The young lender leaves of yellow dock are a wonderful spring green that can be eaten as a salad or cooked as a potherb. I love chopping up these leaves and mixing them with other salad greens. Besides being high in iron, the leaves also contain significant levels of calcium, potassium, and beta carotine. They have a slight lemony twang to them, which indicates the presene of oxalic acid (Which is also found in beets, spinach and rhubarb leaves.) Because of the oxalic acid found in yellow dock leaves, it is not recommended to eat large amounts of raw greens.
Dock Seed Flour
Harvest yellow dock seeds in the late summer or fall when they have turned a rusty brown color.

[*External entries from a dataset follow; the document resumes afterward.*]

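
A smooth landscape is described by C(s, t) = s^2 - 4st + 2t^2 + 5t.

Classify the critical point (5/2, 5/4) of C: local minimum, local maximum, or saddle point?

saddle point

The Hessian of C is constant: H = [[2, -4], [-4, 4]].
det(H) = 2·4 − (-4)² = -8.
Since det(H) < 0, H is indefinite and the critical point is a saddle point.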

Place them in a brown paper bag and leave them on their side for a couple hours or perhaps overnight. (This lets any bugs that may have been living in the seeds crawl out.) Go through the seeds picking out any leaves or other debris. Once it looks good to you, place the seeds in a blender or food processor until it has ground into flour. You can add this hearty flour to your pie crusts, breads or the cracker recipe below. Store this flour in a glass jar.
Dock Seed Crackers
One Cup of dock seed flour
One tsp of salt
One cup flour of your choice (My favorites are whole-wheat pastry flour and rye flour. Brown rice flour is also an alternative that is gluten free. It provides a more “nuttier” taste.)

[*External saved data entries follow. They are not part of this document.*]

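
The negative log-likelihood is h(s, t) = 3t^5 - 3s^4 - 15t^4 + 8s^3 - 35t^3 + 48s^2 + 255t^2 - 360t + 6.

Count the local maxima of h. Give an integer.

4

h separates as a function of s plus a function of t, so ∇h=0 decouples.
∂h/∂s = -12s(s - 4)(s + 2) = 0 at s ∈ {-2, 0, 4}; ∂h/∂t = 15(t - 4)(t - 2)(t - 1)(t + 3) = 0 at t ∈ {-3, 1, 2, 4}.
The Hessian is diagonal: diag(h_ss, h_tt). Second derivatives: h_ss(-2)=-144, h_ss(0)=96, h_ss(4)=-288; h_tt(-3)=-2100, h_tt(1)=180, h_tt(2)=-150, h_tt(4)=630.
Local maxima occur where both diagonal entries negative: (-2, -3), (-2, 2), (4, -3), (4, 2). Count: 4.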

Mix in enough water to make a pliable, but not sticky dough.
On a well-floured suface, roll dough as thin as possible. Cut into desired shapes or transfer it whole to a well-oiled cookie sheet.
Bake for 10-12 minutes at 375 degrees or until crisp. These hearty crackers go great with Brie or goat cheese.
Yellow Dock Frittata
This breakfast dish can be made with any wild greens, but Yellow Dock gives it a nice lemony taste.
1 cup Yellow Dock leaves, cooked and well-drained
2 Tbsp raw cream
1/2 tsp salt, dash of pepper
1 medium potato
1/4 cup minced onion or leek
2 Tbsp butter
1 cup grated goat cheese
1 tsp dried basil
1 Tbsp mustard
Peel and finely chop potato. Sautee onion in butter until tender in a 10-inch broiler-proof skillet cast iron is perfect). Add potato and saute for about 5 minutes. Whisk eggs, cream, basil, cheese, mustard, salt and pepper together in a bowl. Add Yellow Dock leaves. Preheat Broiler on your oven. Add egg mixture to potatoes and onions. Cook on low heat for about 10 minutes until bottom of frittata is set but top is still runny. Put skillet in broiler and cook about 5 minutes until top is set. Be careful not to let it get too brown!